Data Security and Privacy

//Data Security and Privacy
Data Security and Privacy 2018-09-17T10:30:22+00:00

Aimia’s business is built on trust. Clients entrust us with their data and expect us to protect and steward it well. Similarly, when consumers engage with loyalty programs and brands, they want to know that their personal information is safe and that it will be used responsibly.


Clients trust us to respect their privacy rights in order to reward us with their loyalty. As a matter of policy, good business and ethics, we can do no less. This makes data our most important asset, and its safekeeping a mark of leadership. In keeping with our commitment to responsible data management, we take extensive steps to ensure that we continue to earn our customers’ and members’ trust every day. We do this by:

  • Gathering and managing only the data that hold the greatest potential for insights.
  • Meeting or exceeding local legal requirements.
  • Continually investing in better data management practices, systems and technologies.
  • Designating a Privacy Officer in each region to lead, collaborate, ensure compliance, monitor performance and address emerging issues.
  • Measuring compliance against industry benchmarks and continuously improving our Disaster Recovery and Business Continuity Plans.
  • Continuing to embed our TACT Data values — which spell out our commitment to Transparency, Added value, Control, and Trust.


As a company recognizing that a reputation for responsible data management is among Aimia’s most valuable assets, we have developed TACT — a set of ‘data values’ that put the consumer at the heart of what we do.

Our TACT values also serve as a common foundation on which we build our loyalty programs — see Aeroplan Privacy Policy.

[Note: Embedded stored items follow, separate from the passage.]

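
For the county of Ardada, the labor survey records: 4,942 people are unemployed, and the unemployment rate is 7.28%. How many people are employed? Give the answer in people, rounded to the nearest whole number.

About 62,943 are employed.

Labor force = U / u = 4,942 / 0.0728 ≈ 67,885.
Employed = labor force − unemployed = 67,885 − 4,942 = 62,943.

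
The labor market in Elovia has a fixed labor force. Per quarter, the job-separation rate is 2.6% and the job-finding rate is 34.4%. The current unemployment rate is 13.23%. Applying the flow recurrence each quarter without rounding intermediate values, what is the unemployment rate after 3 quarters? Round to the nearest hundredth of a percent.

With a fixed labor force, u_{t+1} = u_t + s·(1−u_t) − f·u_t = u_t·(1−s−f) + s.
Here 1−s−f = 0.630 and s = 0.026.
u_1 = 0.132300 × 0.630 + 0.026 = 0.109349.
u_2 = 0.109349 × 0.630 + 0.026 = 0.094890.
u_3 = 0.094890 × 0.630 + 0.026 = 0.085781.

Unemployment rate after three quarters ≈ 8.58%.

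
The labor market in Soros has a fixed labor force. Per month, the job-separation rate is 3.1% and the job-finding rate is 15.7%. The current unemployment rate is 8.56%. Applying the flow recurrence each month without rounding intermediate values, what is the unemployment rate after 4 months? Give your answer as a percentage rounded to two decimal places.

Unemployment rate after four months ≈ 13.04%.

With a fixed labor force, u_{t+1} = u_t + s·(1−u_t) − f·u_t = u_t·(1−s−f) + s.
Here 1−s−f = 0.812 and s = 0.031.
u_1 = 0.085600 × 0.812 + 0.031 = 0.100507.
u_2 = 0.100507 × 0.812 + 0.031 = 0.112612.
u_3 = 0.112612 × 0.812 + 0.031 = 0.122441.
u_4 = 0.122441 × 0.812 + 0.031 = 0.130422.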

Do consumers feel empowered when they share their personal data with marketers?  And, in the minds of consumers, are marketers seen to be appreciating the value they receive from having access to this personal data when it is shared?

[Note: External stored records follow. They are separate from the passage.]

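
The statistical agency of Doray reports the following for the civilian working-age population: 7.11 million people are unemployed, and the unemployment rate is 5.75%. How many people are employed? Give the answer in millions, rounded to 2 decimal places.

About 116.54 million are employed.

Labor force = U / u = 7.11 / 0.0575 ≈ 123.65 million.
Employed = labor force − unemployed = 123.65 − 7.11 = 116.54 million.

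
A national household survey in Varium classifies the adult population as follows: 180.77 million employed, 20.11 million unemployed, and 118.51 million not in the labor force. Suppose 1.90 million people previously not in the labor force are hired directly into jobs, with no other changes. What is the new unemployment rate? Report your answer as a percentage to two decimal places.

New unemployment rate ≈ 9.92%.

Initially, labor force = 180.77 + 20.11 = 200.88 million, so u = 20.11/200.88 = 10.01%.
After the change, employed and labor force both rise by 1.90; unemployed unchanged → E = 182.67, U = 20.11, labor force = 202.78 million.
New unemployment rate = 20.11 / 202.78 = 9.92%.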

The Center on Global Brand Leadership at Columbia Business School, in conjunction with Aimia, the marketing thought leadership centre for Aimia, explored these and other key questions surrounding global consumer attitudes towards personal data-sharing, as well as the data ecosystems that might exist between consumers and marketers, in a study on the future of data sharing, researchers found that:

  1. People are concerned about how their personal data is handled.
  2. Consumers are more savvy than we think.
  3. Brand trust does influence consumers to share data.
  4. Offers have impact and should be used strategically.
  5. Future trends.


Not all consumers approach marketers’ efforts to collect their personal data the same way — and their behaviours have more than likely changed over time.  This change may be in response to high-profile data breaches, an ever-increasing volume of marketing communications, greater awareness of advertising tracking technologies, increasing knowledge of tools they can use to limit marketers’ access to their personal data, and their own personal experiences with brands.

While consumer attitudes toward data sharing may be influenced somewhat by factors such as age, gender, income, and education, demographics alone do not accurately predict whether a given consumer will allow or hinder data collection. To help marketers better understand how consumers perceive and act when sharing personal data, we identified four unique data-sharing mindsets from the findings.

Respondents were classified into four quadrants based on two key parameters: their tendency towards both a “defensive attitude” and a “sharing attitude.” Placement along the sharing-attitude axis was based on whether respondents identified as being either happy or not happy with sharing personal information with a brand in order to receive relevant offers and discounts. Placement on the defensive-attitude axis related to their propensity towards taking one or both of the following actions:

  • Making up details to avoid giving away real personal information or
  • Taking steps to limit companies from tracking them online.